In un contesto del genere, gli enti pubblici diventano il principale motore dell’economia del territorio. La situazione è molto diversa rispetto al passato. Oggi i comuni devono farcela con le proprie forze: le risorse sono poche e i trasferimenti statali praticamente azzerati. Tutto passa attraverso la capacità delle amministrazioni di ottimizzare le risorse a propria disposizione cercando di cogliere opportunità dall’esterno (Regione, Stato, Europa, privati) attraverso adeguate progettualità.
Le amministrazioni pubbliche oggi offrono generalmente servizi scadenti a costi molto elevati. La principale causa è riconducibile a inefficienze nell’organizzazione dei processi e sprechi nella gestione dei servizi. Esistono ampi margini di ottimizzazione nella gestione della cosa pubblica.
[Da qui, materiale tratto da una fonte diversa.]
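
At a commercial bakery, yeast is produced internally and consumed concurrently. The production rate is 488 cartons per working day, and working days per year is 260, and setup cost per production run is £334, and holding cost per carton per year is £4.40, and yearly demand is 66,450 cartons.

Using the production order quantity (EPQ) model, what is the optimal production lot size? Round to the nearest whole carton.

Daily demand d = 66,450/260 = 255.577; p = 488; 1 − d/p = 0.47628
EPQ = √(2DS / (H(1 − d/p)))
    = √(2 × 66,450 × 334 / (4.4 × 0.47628)) ≈ 4,602.35

4,602 cartons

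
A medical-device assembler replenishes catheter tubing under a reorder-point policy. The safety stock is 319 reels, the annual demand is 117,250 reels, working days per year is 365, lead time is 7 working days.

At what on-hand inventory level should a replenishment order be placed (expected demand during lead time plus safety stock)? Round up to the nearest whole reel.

2,568 reels

Daily demand d = 117,250 / 365 = 321.233 reels/day
Demand during lead time = 321.233 × 7 = 2,248.63
Reorder point = 2,248.63 + 319 = 2,567.63 → round up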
Un’opportunità che è al tempo stesso una sfida.
Se i nostri paesi non offrono servizi adeguati e non si creano le condizioni per creare nuove imprese e nuovo lavoro, le responsabilità sono da ricercare anche e soprattutto nella politica. Perché è la politica a decidere la direzione, il modo in cui vengono spese le poche risorse a disposizione e quali progettualità predisporre per attrarne di nuove. E gli effetti sul territorio dipendono inevitabilmente da queste scelte.
E’ lecito domandarsi cosa ha fatto la politica ad Ascea in questi ultimi anni.
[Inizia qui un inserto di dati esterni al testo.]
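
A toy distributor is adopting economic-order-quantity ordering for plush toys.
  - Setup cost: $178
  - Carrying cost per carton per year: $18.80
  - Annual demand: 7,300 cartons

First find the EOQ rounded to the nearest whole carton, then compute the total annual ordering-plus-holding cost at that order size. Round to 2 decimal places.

EOQ = √(2DS/H) = √(2 × 7,300 × 178 / 18.8)
    = √(138,234.04) ≈ 371.80 → Q = 372 cartons
Annual ordering cost = (D/Q)·S = (7,300/372) × 178 = $3,493.01
Annual holding cost  = (Q/2)·H = (372/2) × 18.8 = $3,496.80
Total = $3,493.01 + $3,496.80 = $6,989.81

$6,989.81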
Ricorderemo questa amministrazione per l’annullamento del concorso dei vigili urbani, i conti correnti dei cittadini pignorati per avvisi di accertamento errati, il fallimento dei patti di collaborazione, l’occupazione del lungomare e il mancato spostamento degli stabilimenti balneari. Aggiungiamo il piano urbanistico comunale fermo al palo da anni e un piano spiaggia mai pervenuto e il quadro è completo.
Le poche opere completate, come il sentiero degli innamorati e il palazzetto dello sport di Ascea capoluogo sono state volute, progettate e finanziate dalle amministrazioni precedenti. L’amministrazione in carica non ha alcun merito se non quello di aver portato a termine ciò che altri avevano iniziato.
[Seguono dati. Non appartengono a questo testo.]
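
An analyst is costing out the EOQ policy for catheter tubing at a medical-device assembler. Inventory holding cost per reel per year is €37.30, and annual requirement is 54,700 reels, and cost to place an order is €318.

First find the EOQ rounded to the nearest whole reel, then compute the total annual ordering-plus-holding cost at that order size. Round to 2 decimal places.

Q* = √(2·D·S / H) = √(2·54,700·318 / 37.3) = √932,686.3 ≈ 965.76 → Q = 966 reels
Annual ordering cost = (D/Q)·S = (54,700/966) × 318 = €18,006.83
Annual holding cost  = (Q/2)·H = (966/2) × 37.3 = €18,015.90
Total = €18,006.83 + €18,015.90 = €36,022.73

€36,022.73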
Nessuna nuova progettualità, a dimostrazione dell’assenza di una visione del paese. La mancanza di nuove progettualità ha determinato l’impossibilità di attingere a risorse regionali, nazionali o europee. Il massimo che sono riusciti a fare è stato recuperare due vecchi progetti risalenti ai primi anni del 2000, ovvero il completamento del lungomare fino alla scogliera e la strada di raccordo tra Piazza Correale e via Montegrappa ad Ascea capoluogo. Opere costose che non essendo stati in grado di finanziare con strumenti esterni dovranno essere realizzate con mutui a carico dell’ente e dei cittadini. Non parliamo della questione del porto di Velia, uno specchietto per le allodole utilizzato come strumento di propaganda elettorale che meriterà un approfondimento specifico.
Ci sono poi le opere incompiute, come le barriere sommerse per la mitigazione dell’erosione costiera di cui Ascea ha urgente bisogno. Lavori avviati, poi bloccati, risolti con la rescissione del contratto a causa di un contenzioso con la ditta aggiudicataria. Il lavoro nel frattempo è stato lasciato a metà, con un impatto sulle correnti a riva e con il mare che si è fatto sentire lo scorso inverno portandosi via un pezzo di lungomare.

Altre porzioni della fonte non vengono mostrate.